Lately my feet were acting up.  Killing me.  I thought it was neuropathy and maybe arthritis too. Either way it was bad. Hot shower helped but only briefly, and then the pain was right back. Both numbness and pain at the same time that is difficult to explain to someone who never experienced this.

I considered the possibilities. Haven’t seen my doctor in ages and haven’t taken any meds in about the same time span. Maybe the time has come to reverse aka see the doc and ask for some meds. Argh. Hated even thinking about it.

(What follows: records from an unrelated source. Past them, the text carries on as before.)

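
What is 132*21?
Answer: 2772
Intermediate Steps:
132*21 = 2772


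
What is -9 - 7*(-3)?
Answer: 12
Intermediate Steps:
-9 - 7*(-3) = -9 + 21 = 12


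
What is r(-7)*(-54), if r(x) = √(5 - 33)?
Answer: -108*I*√7 ≈ -285.74*I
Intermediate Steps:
r(x) = 2*I*√7 (r(x) = √(-28) = 2*I*√7)
r(-7)*(-54) = (2*I*√7)*(-54) = -108*I*√7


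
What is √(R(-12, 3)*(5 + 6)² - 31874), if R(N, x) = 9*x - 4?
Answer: I*√29091 ≈ 170.56*I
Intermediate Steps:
R(N, x) = -4 + 9*x
√(R(-12, 3)*(5 + 6)² - 31874) = √((-4 + 9*3)*(5 + 6)² - 31874) = √((-4 + 27)*11² - 31874) = √(23*121 - 31874) = √(2783 - 31874) = √(-29091) = I*√29091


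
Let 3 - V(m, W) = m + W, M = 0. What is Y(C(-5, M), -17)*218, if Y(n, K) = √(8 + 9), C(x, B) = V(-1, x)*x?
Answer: 218*√17 ≈ 898.84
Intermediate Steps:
V(m, W) = 3 - W - m (V(m, W) = 3 - (m + W) = 3 - (W + m) = 3 + (-W - m) = 3 - W - m)
C(x, B) = x*(4 - x) (C(x, B) = (3 - x - 1*(-1))*x = (3 - x + 1)*x = (4 - x)*x = x*(4 - x))
Y(n, K) = √17
Y(C(-5, M), -17)*218 = √17*218 = 218*√17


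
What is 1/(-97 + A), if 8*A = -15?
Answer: -8/791 ≈ -0.010114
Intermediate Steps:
A = -15/8 (A = (⅛)*(-15) = -15/8 ≈ -1.8750)
1/(-97 + A) = 1/(-97 - 15/8) = 1/(-791/8) = -8/791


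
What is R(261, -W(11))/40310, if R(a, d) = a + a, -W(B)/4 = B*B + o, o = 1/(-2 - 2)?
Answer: 9/695 ≈ 0.012950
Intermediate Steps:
o = -1/4 (o = 1/(-4) = -1/4 ≈ -0.25000)
W(B) = 1 - 4*B**2 (W(B) = -4*(B*B - 1/4) = -4*(B**2 - 1/4) = -4*(-1/4 + B**2) = 1 - 4*B**2)
R(a, d) = 2*a
R(261, -W(11))/40310 = (2*261)/40310 = 522*(1/40310) = 9/695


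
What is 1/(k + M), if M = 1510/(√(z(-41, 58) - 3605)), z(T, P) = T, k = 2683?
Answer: 4891109/13123985497 + 755*I*√3646/13123985497 ≈ 0.00037268 + 3.4737e-6*I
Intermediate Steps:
M = -755*I*√3646/1823 (M = 1510/(√(-41 - 3605)) = 1510/(√(-3646)) = 1510/((I*√3646)) = 1510*(-I*√3646/3646) = -755*I*√3646/1823 ≈ -25.007*I)
1/(k + M) = 1/(2683 - 755*I*√3646/1823)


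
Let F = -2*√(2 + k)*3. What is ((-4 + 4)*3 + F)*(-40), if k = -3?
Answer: 240*I ≈ 240.0*I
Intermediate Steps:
F = -6*I (F = -2*√(2 - 3)*3 = -2*I*3 = -6*I ≈ -6.0*I)
((-4 + 4)*3 + F)*(-40) = ((-4 + 4)*3 - 6*I)*(-40) = (0*3 - 6*I)*(-40) = (0 - 6*I)*(-40) = -6*I*(-40) = 240*I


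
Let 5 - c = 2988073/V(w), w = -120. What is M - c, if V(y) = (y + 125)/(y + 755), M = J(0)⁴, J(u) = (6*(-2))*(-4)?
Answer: 384793682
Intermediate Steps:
J(u) = 48 (J(u) = -12*(-4) = 48)
M = 5308416 (M = 48⁴ = 5308416)
V(y) = (125 + y)/(755 + y)
c = -379485266 (c = 5 - 2988073/((125 - 120)/(755 - 120)) = 5 - 2988073/(5/635) = 5 - 2988073/((1/635)*5) = 5 - 2988073/1/127 = 5 - 2988073*127 = 5 - 1*379485271 = 5 - 379485271 = -379485266)
M - c = 5308416 - 1*(-379485266) = 5308416 + 379485266 = 384793682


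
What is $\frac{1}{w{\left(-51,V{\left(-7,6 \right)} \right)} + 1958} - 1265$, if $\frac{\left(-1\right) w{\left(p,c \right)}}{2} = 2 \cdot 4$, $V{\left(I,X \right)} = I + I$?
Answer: $- \frac{2456629}{1942} \approx -1265.0$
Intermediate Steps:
$V{\left(I,X \right)} = 2 I$
$w{\left(p,c \right)} = -16$ ($w{\left(p,c \right)} = - 2 \cdot 2 \cdot 4 = \left(-2\right) 8 = -16$)
$\frac{1}{w{\left(-51,V{\left(-7,6 \right)} \right)} + 1958} - 1265 = \frac{1}{-16 + 1958} - 1265 = \frac{1}{1942} - 1265 = - \frac{2456629}{1942}$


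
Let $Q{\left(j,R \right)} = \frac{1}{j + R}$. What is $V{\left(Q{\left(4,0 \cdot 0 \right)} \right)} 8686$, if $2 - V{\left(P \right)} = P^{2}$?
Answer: $\frac{134633}{8} \approx 16829.0$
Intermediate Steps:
$Q{\left(j,R \right)} = \frac{1}{R + j}$
$V{\left(P \right)} = 2 - P^{2}$
$V{\left(Q{\left(4,0 \cdot 0 \right)} \right)} 8686 = \left(2 - \left(\frac{1}{0 \cdot 0 + 4}\right)^{2}\right) 8686 = \left(2 - \left(\frac{1}{0 + 4}\right)^{2}\right) 8686 = \left(2 - \left(\frac{1}{4}\right)^{2}\right) 8686 = \left(2 - \frac{1}{16}\right) 8686 = \frac{31}{16} \cdot 8686 = \frac{134633}{8}$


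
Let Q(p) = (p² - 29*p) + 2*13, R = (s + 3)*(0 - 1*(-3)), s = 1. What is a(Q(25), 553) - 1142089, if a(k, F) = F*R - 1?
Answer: -1135454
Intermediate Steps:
R = 12 (R = (1 + 3)*(0 - 1*(-3)) = 4*(0 + 3) = 4*3 = 12)
Q(p) = 26 + p² - 29*p (Q(p) = (p² - 29*p) + 26 = 26 + p² - 29*p)
a(k, F) = -1 + 12*F (a(k, F) = F*12 - 1 = 12*F - 1 = -1 + 12*F)
a(Q(25), 553) - 1142089 = (-1 + 12*553) - 1142089 = (-1 + 6636) - 1142089 = 6635 - 1142089 = -1135454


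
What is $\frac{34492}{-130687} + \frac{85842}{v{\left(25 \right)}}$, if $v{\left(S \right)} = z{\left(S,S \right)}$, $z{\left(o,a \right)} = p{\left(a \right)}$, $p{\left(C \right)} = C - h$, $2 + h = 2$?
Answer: $\frac{11217571154}{3267175} \approx 3433.4$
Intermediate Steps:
$h = 0$ ($h = -2 + 2 = 0$)
$p{\left(C \right)} = C$ ($p{\left(C \right)} = C - 0 = C + 0 = C$)
$z{\left(o,a \right)} = a$
$v{\left(S \right)} = S$
$\frac{34492}{-130687} + \frac{85842}{v{\left(25 \right)}} = \frac{34492}{-130687} + \frac{85842}{25} = 34492 \left(- \frac{1}{130687}\right) + 85842 \cdot \frac{1}{25} = - \frac{34492}{130687} + \frac{85842}{25} = \frac{11217571154}{3267175}$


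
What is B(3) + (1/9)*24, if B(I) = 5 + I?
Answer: 32/3 ≈ 10.667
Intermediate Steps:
B(3) + (1/9)*24 = (5 + 3) + (1/9)*24 = 8 + (1*(⅑))*24 = 8 + (⅑)*24 = 8 + 8/3 = 32/3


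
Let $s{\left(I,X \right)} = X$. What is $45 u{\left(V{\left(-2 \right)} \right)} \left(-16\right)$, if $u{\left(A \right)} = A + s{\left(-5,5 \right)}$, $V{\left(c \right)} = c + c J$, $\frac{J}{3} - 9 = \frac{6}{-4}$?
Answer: $30240$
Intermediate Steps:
$J = \frac{45}{2}$ ($J = 27 + 3 \frac{6}{-4} = 27 + 3 \cdot 6 \left(- \frac{1}{4}\right) = 27 + 3 \left(- \frac{3}{2}\right) = 27 - \frac{9}{2} = \frac{45}{2} \approx 22.5$)
$V{\left(c \right)} = \frac{47 c}{2}$ ($V{\left(c \right)} = c + c \frac{45}{2} = c + \frac{45 c}{2} = \frac{47 c}{2}$)
$u{\left(A \right)} = 5 + A$ ($u{\left(A \right)} = A + 5 = 5 + A$)
$45 u{\left(V{\left(-2 \right)} \right)} \left(-16\right) = 45 \left(5 + \frac{47}{2} \left(-2\right)\right) \left(-16\right) = 45 \left(5 - 47\right) \left(-16\right) = 45 \left(-42\right) \left(-16\right) = \left(-1890\right) \left(-16\right) = 30240$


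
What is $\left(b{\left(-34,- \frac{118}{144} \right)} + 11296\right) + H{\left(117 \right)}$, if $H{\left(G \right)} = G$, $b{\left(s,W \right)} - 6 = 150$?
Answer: $11569$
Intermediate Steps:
$b{\left(s,W \right)} = 156$ ($b{\left(s,W \right)} = 6 + 150 = 156$)
$\left(b{\left(-34,- \frac{118}{144} \right)} + 11296\right) + H{\left(117 \right)} = \left(156 + 11296\right) + 117 = 11452 + 117 = 11569$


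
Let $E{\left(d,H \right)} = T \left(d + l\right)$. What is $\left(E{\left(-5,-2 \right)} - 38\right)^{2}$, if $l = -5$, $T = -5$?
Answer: $144$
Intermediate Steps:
$E{\left(d,H \right)} = 25 - 5 d$ ($E{\left(d,H \right)} = - 5 \left(d - 5\right) = - 5 \left(-5 + d\right) = 25 - 5 d$)
$\left(E{\left(-5,-2 \right)} - 38\right)^{2} = \left(\left(25 - -25\right) - 38\right)^{2} = \left(\left(25 + 25\right) - 38\right)^{2} = \left(50 - 38\right)^{2} = 12^{2} = 144$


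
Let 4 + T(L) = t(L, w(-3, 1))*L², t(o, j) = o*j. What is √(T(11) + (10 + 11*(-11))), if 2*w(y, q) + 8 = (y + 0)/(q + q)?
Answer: 3*I*√2861/2 ≈ 80.232*I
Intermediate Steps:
w(y, q) = -4 + y/(4*q) (w(y, q) = -4 + ((y + 0)/(q + q))/2 = -4 + (y/((2*q)))/2 = -4 + (y*(1/(2*q)))/2 = -4 + (y/(2*q))/2 = -4 + y/(4*q))
t(o, j) = j*o
T(L) = -4 - 19*L³/4 (T(L) = -4 + ((-4 + (¼)*(-3)/1)*L)*L² = -4 + ((-4 + (¼)*(-3)*1)*L)*L² = -4 + ((-4 - ¾)*L)*L² = -4 + (-19*L/4)*L² = -4 - 19*L³/4)
√(T(11) + (10 + 11*(-11))) = √((-4 - 19/4*11³) + (10 + 11*(-11))) = √((-4 - 19/4*1331) + (10 - 121)) = √((-4 - 25289/4) - 111) = √(-25305/4 - 111) = √(-25749/4) = 3*I*√2861/2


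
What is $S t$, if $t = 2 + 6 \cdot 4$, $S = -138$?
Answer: $-3588$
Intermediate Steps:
$t = 26$ ($t = 2 + 24 = 26$)
$S t = \left(-138\right) 26 = -3588$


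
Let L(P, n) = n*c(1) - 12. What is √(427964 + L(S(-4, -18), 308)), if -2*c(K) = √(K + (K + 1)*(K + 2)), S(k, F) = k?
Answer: √(427952 - 154*√7) ≈ 653.87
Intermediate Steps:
c(K) = -√(K + (1 + K)*(2 + K))/2 (c(K) = -√(K + (K + 1)*(K + 2))/2 = -√(K + (1 + K)*(2 + K))/2)
L(P, n) = -12 - n*√7/2 (L(P, n) = n*(-√(2 + 1² + 4*1)/2) - 12 = n*(-√(2 + 1 + 4)/2) - 12 = n*(-√7/2) - 12 = -n*√7/2 - 12 = -12 - n*√7/2)
√(427964 + L(S(-4, -18), 308)) = √(427964 + (-12 - ½*308*√7)) = √(427964 + (-12 - 154*√7)) = √(427952 - 154*√7)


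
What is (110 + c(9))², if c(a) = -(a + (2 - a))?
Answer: 11664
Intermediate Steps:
c(a) = -2 (c(a) = -1*2 = -2)
(110 + c(9))² = (110 - 2)² = 108² = 11664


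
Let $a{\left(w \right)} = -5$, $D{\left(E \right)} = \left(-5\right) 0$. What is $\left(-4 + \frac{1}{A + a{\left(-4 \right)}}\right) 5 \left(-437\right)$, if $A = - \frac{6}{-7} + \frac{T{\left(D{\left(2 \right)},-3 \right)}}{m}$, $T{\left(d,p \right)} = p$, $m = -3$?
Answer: $\frac{207575}{22} \approx 9435.2$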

And then it dawned on me. Diabetic socks of course!  And here they are.

July 31. D socks

I am getting these babies free each month through my insurance plan, Aetna. Yep, Aetna gives you a monthly allowance, $15 for me, and then I can pick some freebies online within the allowance. I usually pick the socks and a couple more of this and that. Hey they are free. Listed as Diabetic Socks in the list of freebies yet the package says Comfort Socks. Anyway, all purpose socks that worked magic for me. I’ve accumulated tons of them that were quietly sitting in a drawer up until now.

Whatcha know, it worked. Yay! In addition to wearing these socks, I upped the heat a bit for a while.  The temps dropped to about upper 60s so I figured why not.  Both are free because of what Aetna is doing, and because the heat is included in the monthly condo fee. Long live freebies!

I feel like a million dollars now that the pain is gone. Doing a happy dance.